LONDON (Dow Jones)--Einige der größten westlichen Ölgesellschaften könnten ins Fadenkreuz von Sanktionen geraten, die derzeit von den Regierungen ihrer Länder gegen Russland ausgearbeitet werden. Die USA und Europa erwägen keine direkten Sanktionen gegen russische Erdöl- und Erdgasexporte, da sie befürchten, dass diese die ohnehin schon hohen Energiekosten in Europa weiter in die Höhe treiben könnten. Beamte haben jedoch mögliche, weitreichende Beschränkungen für Technologietransfers und Exportkontrollen nach Russland skizziert, wie das Wall Street Journal (WSJ) berichtete.

Solche Sanktionen könnten, wenn sie weit genug gefasst werden, allen in Russland tätigen Unternehmen, einschließlich der Töchter und Partner dieser westlichen Energieunternehmen, den Zugang zu wichtigen Ausrüstungen und Know-how erschweren. Die EU zieht unterdessen direktere Maßnahmen in Erwägung, darunter die Einschränkung der Finanzierung neuer Gasexplorationen und -produktionen im Land sowie die Ausweitung bestehender Verbote des Technologietransfers speziell im Energiesektor, so ein hoher europäischer Beamter.

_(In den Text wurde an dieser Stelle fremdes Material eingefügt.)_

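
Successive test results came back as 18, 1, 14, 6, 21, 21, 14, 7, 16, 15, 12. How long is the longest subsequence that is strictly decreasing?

Negate each value so 'decreasing' becomes 'increasing', then run patience tails on the negated sequence:
-18 → extends → [-18]
-1 → extends → [-18, -1]
-14 → replaces -1 → [-18, -14]
-6 → extends → [-18, -14, -6]
-21 → replaces -18 → [-21, -14, -6]
-21 → already a tail → [-21, -14, -6]
-14 → already a tail → [-21, -14, -6]
-7 → replaces -6 → [-21, -14, -7]
-16 → replaces -14 → [-21, -16, -7]
-15 → replaces -7 → [-21, -16, -15]
-12 → extends → [-21, -16, -15, -12]
Four tails, so the longest strictly decreasing subsequence of the original has length 4.

4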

Auch der russische Bankensektor sei ein Ziel, berichtete das WSJ, was dem Öl- und Gassektor, den er mitfinanziert, schaden könnte. Der britische Ölgigant BP besitzt fast 20 Prozent des russischen Ölproduzenten Rosneft. Sein Konkurrent Shell und der US-Konzern Exxon Mobil. bohren nach Erdgas und Öl auf Feldern um die Insel Sachalin im Fernen Osten Russlands. Die in Großbritannien notierte Glencore besitzt einen Teil der Muttergesellschaft eines großen russischen Aluminiumherstellers und handelt mit russischen Metallen und Öl.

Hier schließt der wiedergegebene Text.